In diametric opposition to Han is the finest Aggie writer I have come across, one James Noonan. There is no minority perspective so persecuted or valuable at a liberal university as the intelligent conservative's and James Noonan is living proof. He writes articulately and fearlessly, exposing hypocrisy and waste in our university and country. Noonan is no partisan hack, though. One of my favorite articles was his caustic assault on Bill O'Reilly.

Unfortunately, Noonan and Procter are in the stark minority at our campus paper. Most Aggie readers pick it up for the Sudoku rather than its bumbling calendar section, comic strips, articles, columns or commentary on world events. I find myself reading it more to mentally shred the writing than for information. Instead, I've taken to scrounging the faculty and staff's weekly periodical, Dateline UC Davis.

In contrast to the Aggie, Dateline UC Davis is interesting, competent, informative, coherently structured and unobtrusively written. It is especially good for finding seminars, guest lectures and Mondavi Center events. It also finds fascinating campus research to report and thoughtfully probes into campus trends and occurrences. By trying for less, Dateline is ultimately more useful to students than the paper the students directly fund.
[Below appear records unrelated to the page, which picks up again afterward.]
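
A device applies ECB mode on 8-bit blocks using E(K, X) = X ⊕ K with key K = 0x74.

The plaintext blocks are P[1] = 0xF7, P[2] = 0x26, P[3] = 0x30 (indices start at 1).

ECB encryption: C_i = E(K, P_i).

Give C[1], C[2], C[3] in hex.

C[1] = 0x83, C[2] = 0x52, C[3] = 0x44

C[1]: E(K, 0xF7) = 0x83.
C[2]: E(K, 0x26) = 0x52.
C[3]: E(K, 0x30) = 0x44.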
Dateline is produced by the full-time UC Davis News Service, so its professionalism shouldn't be surprising. I just have trouble legitimizing the university staff having access to higher quality campus information than students. Furthermore, I have trouble understanding why the Aggie can't tap into the student potential that letters to the editor assure me exists.

1 comment:

Elle said...

Were you around when Lamar Heystek wrote his column? It was well-written and amusing, and so were many of the other columns circa 2002-2005ish. Unfortunately, the Aggie's online archive is non-existent so I don't know where one could find them.